Now calm as strong, and clear as summer air,
Blessing and blest of earth and sky, he glides:
Now on some rock-ridge rends his bosom fair,
And foams with cloudy wrath and hissing tides:
Then with full flood of level-gliding force,
His discord-blended melody murmurs low
Down the long seaward course:--
So through Time's mead, great River, greatly glide:
Whither, thou may'st not know:--but He, who knows, will guide.

St. 3 Sketches Prehistoric England. St. 4 _Mile-paths_; old English name
for Roman roads. St. 5 _Tree and flower_; such are reported to have been
naturalized in England by the Romans.--_Northern ramparts_; that of
Agricola and Lollius Urbicus from Forth to Clyde, and the greater work of
Hadrian and Severus between Tyne and Solway. St. 6, 7 The Arthurian
legends,--now revivified for us by Tennyson's magnificent _Idylls of the
King_,--form the visionary links in our history between the decline of
the Roman power and the earlier days of the Saxon conquest.
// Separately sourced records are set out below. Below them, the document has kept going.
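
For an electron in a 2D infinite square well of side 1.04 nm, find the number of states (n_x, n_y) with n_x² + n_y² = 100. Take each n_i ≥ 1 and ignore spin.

degeneracy = 2

The level has n_x² + n_y² = 100. The ordered positive-integer solutions are (6, 8), (8, 6).
That gives 2 states.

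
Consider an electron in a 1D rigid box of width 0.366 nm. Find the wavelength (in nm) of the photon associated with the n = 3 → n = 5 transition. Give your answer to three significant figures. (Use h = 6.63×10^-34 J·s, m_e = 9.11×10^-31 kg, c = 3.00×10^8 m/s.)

E_1 = h²/(8m_eL²) = 4.503×10^-19 J, so ΔE = (5² − 3²)E_1 = 7.205×10^-18 J.
λ = hc/ΔE = (6.63×10^-34·3.00×10^8)/7.205×10^-18 = 2.76×10^-8 m = 27.6 nm.

λ = 27.6 nm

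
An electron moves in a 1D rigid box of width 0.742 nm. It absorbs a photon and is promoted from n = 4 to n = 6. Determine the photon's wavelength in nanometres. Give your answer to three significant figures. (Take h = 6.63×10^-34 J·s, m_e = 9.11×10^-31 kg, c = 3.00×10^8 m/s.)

λ = 90.8 nm

E_1 = h²/(8m_eL²) = 1.095×10^-19 J, so ΔE = (6² − 4²)E_1 = 2.190×10^-18 J.
λ = hc/ΔE = (6.63×10^-34·3.00×10^8)/2.190×10^-18 = 9.08×10^-8 m = 90.8 nm.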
St. 9
_Villagedom_; Angles and Saxons seem at first to have burned the larger
towns of the Romanized Britons and left them deserted, in favour of
village-life. St. 11 _Village-moot_: Held on a little hill or round a
sacred tree: 'the ealdermen spoke, groups of freemen stood round,
clashing shields in applause, settling matters by loud shouts of _Aye_ or
_Nay_.' (J. R. Green, _History of the English People_). St. 12 Balder,
the God of Light, like Adonis in the old Greek story, is a nature-myth,
figuring the Sun, yearly dying in winter, and yearly restored to life.